Jesús, en el Evangelio, nos dice que las desgracias humanas no van unidas a los pecados personales. Al señalar que los que murieron aplastados por la torre de Siloé, o los que fueron asesinados por Pilato, no eran más culpables que quienes le oían, separaba el mal físico, de este mundo, de los pecados personales. Es el tema del sufrimiento del justo, del que trata el libro de Job.

Pero, además, Jesús añade: “si no os convertís, todos pereceréis de la misma manera”. Es decir, ante la realidad del mal, que recordemos nunca es querido por Dios por sí mismo ni tiene en él su causa, hemos de elevar la mirada y preguntarnos por el sentido de nuestra vida. Ciertamente hemos de dolernos por cualquier persona que sufre una desgracia y, en la medida de nuestras posibilidades socorrerla. Al mismo tiempo todo ello nos lleva a plantearnos cuál es el significado de nuestra vida y cómo hemos de enfocarla para realizarla dignamente. Por las palabras del evangelio vemos que no se trata simplemente de evitar el sufrimiento presente, sino de vivir de cara a Dios. De ahí la llamada que Jesús hace a la conversión. Dicha conversión, como descubrimos en el testimonio de tantos santos, se concreta también en ayuda eficaz hacia los que pasan por momentos de dificultad.

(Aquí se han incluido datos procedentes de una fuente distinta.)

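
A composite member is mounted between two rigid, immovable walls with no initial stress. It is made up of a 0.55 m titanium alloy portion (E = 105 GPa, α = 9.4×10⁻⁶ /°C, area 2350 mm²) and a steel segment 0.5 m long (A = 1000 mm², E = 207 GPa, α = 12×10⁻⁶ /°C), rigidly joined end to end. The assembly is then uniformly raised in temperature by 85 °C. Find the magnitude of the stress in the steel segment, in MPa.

With the walls removed the bar would change length by δ_free = Σ αᵢΔT Lᵢ = 9.4×10⁻⁶×85×550 + 12×10⁻⁶×85×500 = 0.9495 mm.
The rigid supports impose zero overall length change; the single axial force P common to all segments must satisfy P Σ Lᵢ/(AᵢEᵢ) = δ_free.
The series flexibility is Σ Lᵢ/(AᵢEᵢ) = 550/(2350×105×10³) + 500/(1000×207×10³) = 4.644×10⁻⁶ mm/N.
P = 0.9495 / 4.644×10⁻⁶ = 204400 N = 204.4 kN, compressive.
σ_{steel} = P / A = 204400 / 1000 = 204.4 MPa.

σ ≈ 204 MPa (compressive)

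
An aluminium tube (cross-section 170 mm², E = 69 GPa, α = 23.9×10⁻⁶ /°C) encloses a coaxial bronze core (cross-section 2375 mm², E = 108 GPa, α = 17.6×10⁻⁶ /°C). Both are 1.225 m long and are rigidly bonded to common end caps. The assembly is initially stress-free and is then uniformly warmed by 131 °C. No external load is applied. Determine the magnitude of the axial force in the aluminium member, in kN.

P ≈ 9.26 kN (compressive in the aluminium)

Equilibrium of a rigid end plate with no external load gives equal and opposite internal forces ±P in the two members. Since α_{aluminium} > α_{bronze}, heating drives the aluminium into compression and the bronze into tension.
Setting the final lengths equal and cancelling L: (α₁ − α₂)ΔT = P/(A₁E₁) + P/(A₂E₂).
|α₁ − α₂|·ΔT = 6.3×10⁻⁶ × 131 = 0.0008253.
1/(A₁E₁) + 1/(A₂E₂) = 1/(170×69×10³) + 1/(2375×108×10³) = 8.915×10⁻⁸ N⁻¹.
So P = 0.0008253 / 8.915×10⁻⁸ = 9.257 kN.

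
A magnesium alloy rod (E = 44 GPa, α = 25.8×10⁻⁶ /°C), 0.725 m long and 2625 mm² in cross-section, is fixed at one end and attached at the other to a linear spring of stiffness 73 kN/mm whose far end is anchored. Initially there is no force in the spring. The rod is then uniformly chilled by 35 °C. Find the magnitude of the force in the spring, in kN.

If the spring were absent the rod would shorten by αΔT L = 25.8×10⁻⁶ × 35 × 725 = 0.6547 mm.
With a force P in the spring, the elastic change of the rod is PL/(AE) and that of the spring is P/k; compatibility requires their sum to equal δ_free.
So P = δ_free / [L/(AE) + 1/k] = 0.6547 / [ 725/(2625×44×10³) + 1/(73×10³) ].
P = 0.6547 / 1.998×10⁻⁵ = 32770 N.

P ≈ 32.8 kN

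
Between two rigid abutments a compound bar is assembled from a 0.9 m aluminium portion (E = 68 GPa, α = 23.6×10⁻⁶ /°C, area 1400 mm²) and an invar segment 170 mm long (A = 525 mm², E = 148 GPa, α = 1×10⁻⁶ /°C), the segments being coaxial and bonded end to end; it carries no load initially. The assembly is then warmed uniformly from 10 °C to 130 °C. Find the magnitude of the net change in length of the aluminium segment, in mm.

|ΔL| ≈ 0.462 mm

If the supports were absent, the total length change would be Σ αᵢΔT Lᵢ = 23.6×10⁻⁶×120×900 + 1×10⁻⁶×120×170 = 2.569 mm.
The rigid supports impose zero overall length change; the single axial force P common to all segments must satisfy P Σ Lᵢ/(AᵢEᵢ) = δ_free.
Σ Lᵢ/(AᵢEᵢ) = 900/(1400×68×10³) + 170/(525×148×10³) = 1.164×10⁻⁵ mm/N.
Hence P = δ_free / Σ(L/AE) = 2.569/1.164×10⁻⁵ = 220.7 kN (compressive).
For the aluminium segment, free thermal change = 23.6×10⁻⁶×120×900 = 2.549 mm and elastic change from P = 220700×900/(1400×68×10³) = 2.086 mm; these oppose, so the net change is 0.462 mm (segment lengthens).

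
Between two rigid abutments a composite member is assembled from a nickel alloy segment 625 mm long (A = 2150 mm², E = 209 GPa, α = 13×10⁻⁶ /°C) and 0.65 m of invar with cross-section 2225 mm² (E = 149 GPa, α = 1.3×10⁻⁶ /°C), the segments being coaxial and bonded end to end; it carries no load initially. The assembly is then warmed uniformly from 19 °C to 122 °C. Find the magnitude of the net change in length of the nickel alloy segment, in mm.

Free thermal expansion of the whole bar: Σ αᵢΔT Lᵢ = 13×10⁻⁶×103×625 + 1.3×10⁻⁶×103×650 = 0.9239 mm.
The walls prevent any net length change, so an axial force P (same in every segment) develops. Compatibility: P · Σ Lᵢ/(AᵢEᵢ) = δ_free.
Σ Lᵢ/(AᵢEᵢ) = 625/(2150×209×10³) + 650/(2225×149×10³) = 3.352×10⁻⁶ mm/N.
P = 0.9239 / 3.352×10⁻⁶ = 275700 N = 275.7 kN, compressive.
For the nickel alloy segment, free thermal change = 13×10⁻⁶×103×625 = 0.8369 mm and elastic change from P = 275700×625/(2150×209×10³) = 0.3834 mm; these oppose, so the net change is 0.453 mm (segment lengthens).

|ΔL| ≈ 0.453 mm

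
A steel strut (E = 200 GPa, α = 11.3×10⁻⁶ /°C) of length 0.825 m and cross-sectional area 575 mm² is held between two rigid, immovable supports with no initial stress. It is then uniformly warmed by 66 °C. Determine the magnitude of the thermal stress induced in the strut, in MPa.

Because both ends are immovable the net strain is zero, and the suppressed thermal strain is αΔT = 11.3×10⁻⁶ × 66 = 745.8×10⁻⁶.
Hence σ = E·αΔT = 200×10³ × 745.8×10⁻⁶ = 149.2 MPa, compressive.

σ ≈ 149 MPa (compressive)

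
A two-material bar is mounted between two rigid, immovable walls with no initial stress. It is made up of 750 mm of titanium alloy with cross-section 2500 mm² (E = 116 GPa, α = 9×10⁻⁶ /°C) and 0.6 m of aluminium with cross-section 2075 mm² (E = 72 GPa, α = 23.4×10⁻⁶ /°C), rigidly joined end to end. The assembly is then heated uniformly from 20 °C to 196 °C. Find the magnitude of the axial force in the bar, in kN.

If the supports were absent, the total length change would be Σ αᵢΔT Lᵢ = 9×10⁻⁶×176×750 + 23.4×10⁻⁶×176×600 = 3.659 mm.
The rigid supports impose zero overall length change; the single axial force P common to all segments must satisfy P Σ Lᵢ/(AᵢEᵢ) = δ_free.
Σ Lᵢ/(AᵢEᵢ) = 750/(2500×116×10³) + 600/(2075×72×10³) = 6.602×10⁻⁶ mm/N.
Hence P = δ_free / Σ(L/AE) = 3.659/6.602×10⁻⁶ = 554.2 kN (compressive).

P ≈ 554 kN (compressive)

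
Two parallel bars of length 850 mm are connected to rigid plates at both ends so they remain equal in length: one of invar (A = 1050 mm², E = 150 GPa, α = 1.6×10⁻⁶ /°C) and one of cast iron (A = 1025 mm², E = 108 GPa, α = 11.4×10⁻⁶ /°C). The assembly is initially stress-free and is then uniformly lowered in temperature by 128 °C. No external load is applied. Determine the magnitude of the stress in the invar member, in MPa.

σ ≈ 77.7 MPa (compressive)

Both members must finish at the same length. With the larger α, the cast iron tends to over-contract; the plates restrain it, putting the cast iron in tension and the invar in compression. With no external load the two internal forces are equal and opposite, magnitude P.
Setting the final lengths equal and cancelling L: (α₁ − α₂)ΔT = P/(A₁E₁) + P/(A₂E₂).
|α₁ − α₂|·ΔT = 9.8×10⁻⁶ × 128 = 0.001254.
1/(A₁E₁) + 1/(A₂E₂) = 1/(1050×150×10³) + 1/(1025×108×10³) = 1.538×10⁻⁸ N⁻¹.
So P = 0.001254 / 1.538×10⁻⁸ = 81.55 kN.
σ_{invar} = P/A₁ = 81550/1050 = 77.66 MPa, compressive.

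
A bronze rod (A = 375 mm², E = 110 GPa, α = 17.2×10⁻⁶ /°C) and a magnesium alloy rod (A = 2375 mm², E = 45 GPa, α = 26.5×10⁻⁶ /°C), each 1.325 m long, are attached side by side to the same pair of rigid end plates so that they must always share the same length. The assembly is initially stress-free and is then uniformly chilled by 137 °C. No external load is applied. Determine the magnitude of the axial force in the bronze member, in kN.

Both members must finish at the same length. With the larger α, the magnesium alloy tends to over-contract; the plates restrain it, putting the magnesium alloy in tension and the bronze in compression. With no external load the two internal forces are equal and opposite, magnitude P.
Setting the final lengths equal and cancelling L: (α₁ − α₂)ΔT = P/(A₁E₁) + P/(A₂E₂).
|α₁ − α₂|·ΔT = 9.3×10⁻⁶ × 137 = 0.001274.
1/(A₁E₁) + 1/(A₂E₂) = 1/(375×110×10³) + 1/(2375×45×10³) = 3.36×10⁻⁸ N⁻¹.
P = 0.001274 / 3.36×10⁻⁸ = 37920 N = 37.92 kN.

P ≈ 37.9 kN (compressive in the bronze)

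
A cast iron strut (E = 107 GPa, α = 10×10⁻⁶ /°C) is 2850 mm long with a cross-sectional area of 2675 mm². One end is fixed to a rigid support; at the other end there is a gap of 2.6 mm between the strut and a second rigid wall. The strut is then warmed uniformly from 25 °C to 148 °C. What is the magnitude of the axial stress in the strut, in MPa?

Unrestrained expansion: δ_free = αΔT L = 10×10⁻⁶ × 123 × 2850 = 3.506 mm.
After closing the 2.6 mm clearance, 3.506 − 2.6 = 0.9055 mm of expansion remains to be suppressed by the wall.
So σ = E(δ_free − g)/L = 107×10³ × 0.9055/2850 = 34 MPa.

σ ≈ 34 MPa (compressive)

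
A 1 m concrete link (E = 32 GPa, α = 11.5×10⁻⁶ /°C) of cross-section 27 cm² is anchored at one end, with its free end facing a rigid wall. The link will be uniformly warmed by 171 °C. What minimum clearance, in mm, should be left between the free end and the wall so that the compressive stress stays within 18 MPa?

Free expansion if unrestrained: δ_free = αΔT L = 11.5×10⁻⁶ × 171 × 1000 = 1.966 mm.
A stress of 18 MPa corresponds to the wall pushing the link back by σL/E = 18×1000/(32×10³) = 0.5625 mm.
The gap must absorb the remainder: g_min = 1.966 − 0.5625 = 1.404 mm.

g ≈ 1.4 mm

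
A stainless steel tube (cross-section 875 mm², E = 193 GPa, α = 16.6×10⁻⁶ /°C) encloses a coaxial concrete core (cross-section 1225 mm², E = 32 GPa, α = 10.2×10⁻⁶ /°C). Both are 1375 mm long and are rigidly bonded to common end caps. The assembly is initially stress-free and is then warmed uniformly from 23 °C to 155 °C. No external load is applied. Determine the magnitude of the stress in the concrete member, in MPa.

Both members must finish at the same length. With the larger α, the stainless steel tends to over-expand; the plates restrain it, putting the stainless steel in compression and the concrete in tension. With no external load the two internal forces are equal and opposite, magnitude P.
Setting the final lengths equal and cancelling L: (α₁ − α₂)ΔT = P/(A₁E₁) + P/(A₂E₂).
|α₁ − α₂|·ΔT = 6.4×10⁻⁶ × 132 = 0.0008448.
1/(A₁E₁) + 1/(A₂E₂) = 1/(875×193×10³) + 1/(1225×32×10³) = 3.143×10⁻⁸ N⁻¹.
So P = 0.0008448 / 3.143×10⁻⁸ = 26.88 kN.
σ_{concrete} = P/A₂ = 26880/1225 = 21.94 MPa, tensile.

σ ≈ 21.9 MPa (tensile)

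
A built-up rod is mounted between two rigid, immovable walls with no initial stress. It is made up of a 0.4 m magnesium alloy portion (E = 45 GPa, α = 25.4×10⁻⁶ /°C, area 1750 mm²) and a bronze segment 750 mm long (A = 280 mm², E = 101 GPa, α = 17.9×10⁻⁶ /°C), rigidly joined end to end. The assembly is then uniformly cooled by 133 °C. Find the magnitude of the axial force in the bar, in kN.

P ≈ 99.3 kN (tensile)

If the supports were absent, the total length change would be Σ αᵢΔT Lᵢ = 25.4×10⁻⁶×133×400 + 17.9×10⁻⁶×133×750 = 3.137 mm.
The rigid supports impose zero overall length change; the single axial force P common to all segments must satisfy P Σ Lᵢ/(AᵢEᵢ) = δ_free.
Σ Lᵢ/(AᵢEᵢ) = 400/(1750×45×10³) + 750/(280×101×10³) = 3.16×10⁻⁵ mm/N.
Hence P = δ_free / Σ(L/AE) = 3.137/3.16×10⁻⁵ = 99.27 kN (tensile).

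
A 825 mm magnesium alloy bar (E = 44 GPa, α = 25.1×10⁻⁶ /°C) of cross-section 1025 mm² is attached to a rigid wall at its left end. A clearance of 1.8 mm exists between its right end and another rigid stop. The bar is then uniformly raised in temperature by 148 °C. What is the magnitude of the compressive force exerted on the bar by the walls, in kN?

Free thermal elongation = αΔT L = 25.1×10⁻⁶ × 148 × 825 = 3.065 mm.
After closing the 1.8 mm clearance, 3.065 − 1.8 = 1.265 mm of expansion remains to be suppressed by the wall.
That suppressed elongation corresponds to σ = E·Δ/L = 44×10³ × 1.265/825 = 67.45 MPa.
P = σA = 67.45 × 1025 = 69.14 kN.

P ≈ 69.1 kN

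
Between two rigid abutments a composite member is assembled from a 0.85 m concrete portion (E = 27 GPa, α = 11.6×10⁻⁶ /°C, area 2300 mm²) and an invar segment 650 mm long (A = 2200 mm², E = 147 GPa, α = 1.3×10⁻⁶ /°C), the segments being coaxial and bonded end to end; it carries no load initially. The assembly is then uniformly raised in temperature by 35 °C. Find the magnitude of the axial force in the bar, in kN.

P ≈ 23.9 kN (compressive)

Free thermal expansion of the whole bar: Σ αᵢΔT Lᵢ = 11.6×10⁻⁶×35×850 + 1.3×10⁻⁶×35×650 = 0.3747 mm.
Since the ends are fixed, an axial force P builds up, equal in every segment, with P · Σ Lᵢ/(AᵢEᵢ) = δ_free.
Σ Lᵢ/(AᵢEᵢ) = 850/(2300×27×10³) + 650/(2200×147×10³) = 1.57×10⁻⁵ mm/N.
Hence P = δ_free / Σ(L/AE) = 0.3747/1.57×10⁻⁵ = 23.87 kN (compressive).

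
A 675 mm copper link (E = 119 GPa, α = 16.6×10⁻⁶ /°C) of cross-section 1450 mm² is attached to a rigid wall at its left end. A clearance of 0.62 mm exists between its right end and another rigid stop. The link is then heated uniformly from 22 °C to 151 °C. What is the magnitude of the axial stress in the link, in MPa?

σ ≈ 146 MPa (compressive)

If the wall were absent the link would grow by αΔT L = 16.6×10⁻⁶ × 129 × 675 = 1.445 mm.
After closing the 0.62 mm clearance, 1.445 − 0.62 = 0.8254 mm of expansion remains to be suppressed by the wall.
So σ = E(δ_free − g)/L = 119×10³ × 0.8254/675 = 145.5 MPa.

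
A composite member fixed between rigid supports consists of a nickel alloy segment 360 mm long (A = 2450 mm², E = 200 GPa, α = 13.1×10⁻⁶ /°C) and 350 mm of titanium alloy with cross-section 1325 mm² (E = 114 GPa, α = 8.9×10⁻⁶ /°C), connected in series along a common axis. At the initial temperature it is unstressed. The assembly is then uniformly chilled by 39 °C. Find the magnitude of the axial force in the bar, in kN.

P ≈ 100 kN (tensile)

With the walls removed the bar would change length by δ_free = Σ αᵢΔT Lᵢ = 13.1×10⁻⁶×39×360 + 8.9×10⁻⁶×39×350 = 0.3054 mm.
The rigid supports impose zero overall length change; the single axial force P common to all segments must satisfy P Σ Lᵢ/(AᵢEᵢ) = δ_free.
Σ Lᵢ/(AᵢEᵢ) = 360/(2450×200×10³) + 350/(1325×114×10³) = 3.052×10⁻⁶ mm/N.
So P = 0.3054 / 3.052×10⁻⁶ = 100.1 kN, tensile.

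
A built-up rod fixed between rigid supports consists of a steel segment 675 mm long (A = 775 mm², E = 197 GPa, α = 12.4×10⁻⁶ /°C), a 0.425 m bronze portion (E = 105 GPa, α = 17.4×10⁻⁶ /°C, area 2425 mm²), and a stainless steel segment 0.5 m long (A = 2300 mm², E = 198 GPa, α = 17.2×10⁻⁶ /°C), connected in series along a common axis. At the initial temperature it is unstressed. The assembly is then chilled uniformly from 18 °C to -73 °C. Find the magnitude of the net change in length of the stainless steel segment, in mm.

|ΔL| ≈ 0.444 mm

Free thermal contraction of the whole bar: Σ αᵢΔT Lᵢ = 12.4×10⁻⁶×91×675 + 17.4×10⁻⁶×91×425 + 17.2×10⁻⁶×91×500 = 2.217 mm.
Since the ends are fixed, an axial force P builds up, equal in every segment, with P · Σ Lᵢ/(AᵢEᵢ) = δ_free.
Σ Lᵢ/(AᵢEᵢ) = 675/(775×197×10³) + 425/(2425×105×10³) + 500/(2300×198×10³) = 7.188×10⁻⁶ mm/N.
P = 2.217 / 7.188×10⁻⁶ = 308500 N = 308.5 kN, tensile.
For the stainless steel segment, free thermal change = 17.2×10⁻⁶×91×500 = 0.7826 mm and elastic change from P = 308500×500/(2300×198×10³) = 0.3387 mm; these oppose, so the net change is 0.444 mm (segment shortens).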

Si a alguien le duelen nuestros males, ese es Dios. No debemos olvidarlo nunca. Sus entrañas se conmueven cuando muere un inocente, cuando es humillado un justo, cuando vamos a la guerra, cuando un pobre es despreciado y cuando, cualquiera de nosotros, aún en la cosa más pequeña e insignificante, falta a la verdad y a la justicia. Dios no es impasible a nuestro mal. Sufre en nosotros porque nos ama.

La parte final del Evangelio nos llama a la esperanza. Si es verdad que nosotros podemos compararnos a esa higuera que no da fruto, no es menos cierto que el Señor tiene paciencia con nosotros. Y aún con mayor entusiasmo lo señala san Pablo al indicar que Dios ya ha derramado su gracia sobre nosotros y nos ha otorgado sus dones. Estos son diferentes para cada uno, pero todos contribuyen al bien de la Iglesia. Es en la alegría de sabernos amados por Dios que hemos de vivir. Aferrándonos a sus dones nos es más fácil abandonar lo que nos esclaviza y apartarnos de todo lo pecaminoso. Precisamente es la alegría por experimentar su amor la que nos lleva a ser magnánimos y a querer aumentar nuestras buenas obras.